I had this poem memorized by the sixth grade because my father used to teach it, in his Crazy English Teacher days. I saw it misquoted on Pinterest. And it has become rather cliche because people never see the double meaning or the twinge of uncertainty in the sigh at the end. So here it is, and I’ll give you a short something about what I think it means at the end of this post.
|The Road Not Taken|
Ok, so first, the coolest thing about this poem from a poetry, English major-y perspective is that each line makes you pause, just like the guy in the poem. Try reading a line out loud: there’s an extra syllable.
“Two roads di-verged in a yel-low wood” — Not quite duh dum duh dum, is it? That “in a” sticks out. Same in every line.
The thing I think people miss about this poem too often is its ambivalence about having taken the “road less traveled.” In line 11, he says “And both that morning equally lay” — I emphasize “equally” because one is not actually better than the other. He has to choose, and then he says that later in life, he’ll wonder, what if? What if I’d taken an easier path? Would things have turned out differently? That much is clear, right? But he says “I shall be telling this with a sigh” and then does not tell us what kind of sigh. Simple contentment? Regret? Longing? All of the above?
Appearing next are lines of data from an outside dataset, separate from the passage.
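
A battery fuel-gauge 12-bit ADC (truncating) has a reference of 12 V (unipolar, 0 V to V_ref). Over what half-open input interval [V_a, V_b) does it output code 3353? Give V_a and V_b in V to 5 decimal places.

[9.82324 V, 9.82617 V)

LSB = 12/2^12 = 2.930 mV.
V_a = V_low + 3353·LSB = 9.82324 V; V_b = V_low + 3354·LSB = 9.82617 V.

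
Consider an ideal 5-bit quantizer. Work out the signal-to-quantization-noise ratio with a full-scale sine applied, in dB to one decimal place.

31.9 dB

SNR ≈ 6.02·N + 1.76 dB = 6.02·5 + 1.76 = 31.86 dB.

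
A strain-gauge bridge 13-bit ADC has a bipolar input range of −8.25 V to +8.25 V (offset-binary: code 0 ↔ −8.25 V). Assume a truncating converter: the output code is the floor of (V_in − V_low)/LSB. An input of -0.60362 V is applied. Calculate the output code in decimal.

With 8192 levels over 16.5 V, one step is 2.014 mV.
(-0.60362 − (−8.25)) / 0.00201416 = 3796.312 LSBs.
⌊·⌋(3796.312) = 3796.

code 3796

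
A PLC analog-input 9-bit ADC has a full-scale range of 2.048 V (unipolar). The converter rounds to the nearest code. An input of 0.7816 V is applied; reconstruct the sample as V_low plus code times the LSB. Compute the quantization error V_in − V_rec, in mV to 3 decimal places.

1.600 mV

LSB = 2.048/2^9 = 4.000 mV.
(0.7816 − 0)/0.004 = 195.4000; round gives code 195.
Code 195 maps back to 0 + 195×0.004 V = 0.78 V.
Difference: 0.0016 V → 1.600 mV.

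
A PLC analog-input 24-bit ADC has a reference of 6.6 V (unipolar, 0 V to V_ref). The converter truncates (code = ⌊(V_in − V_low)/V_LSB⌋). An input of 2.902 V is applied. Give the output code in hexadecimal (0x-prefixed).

LSB = 6.6 V / 16777216 = 0.39 µV.
Input sits at 7376891.035 steps above V_low.
So the output code is 7376891.
In hexadecimal (0x-prefixed): 0x708FFB.

code 0x708FFB (decimal 7376891)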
It’s not simple, because really, it’s his choice that makes the road more appealing. The fact that he chose that path is what makes it attractive! How often do we do that? He says that it has, perhaps, “the better claim, / Because it was grassy and wanted wear” but then takes it back! “Though as for that the passing there / Had worn them really about the same.” He says in the end that “that has made all the difference” but never tells us what the difference is. He doesn’t know yet–he’s just choosing now. In the future, he’ll be “telling this with a sigh / Somewhere ages and ages hence” but for now, he’s just got to pick on because he can’t walk both.
My wiser and older sister once told me the smartest thing I’ve ever heard anyone say about parenting: you make a choice and you do your best to make the right one, and you never get to find out if it was really the right choice or not. Some things are simple, I suppose. Marrying Nathan? Right choice. No question. Would have been much less happy if I hadn’t done that. In fact, it didn’t even feel like a decision, just an inevitability. Like the family I was born with. We just made it official that we were family. Most things are not simple. Should we have a baby? How should we parent that child? I know what I want, most of the time, but I don’t know how things will turn out, so I can’t really say that I’ve done the right thing. I can only hope.
Just like in this poem, hindsight makes the paths we choose a little more attractive, although, if we’re being honest, they were probably about the same. We will probably end up, ages from now, sighing as we tell the tale. “And then, we had a baby.” And if there’s a teensy bit of ambivalence in that sigh about the timing of that choice, or about the consequences of that choice, then that will be pretty normal. I do not expect to regret having a child. I do expect to wonder if the plan we have made and the choices we are making could have been done differently. And if we had done this differently, then what?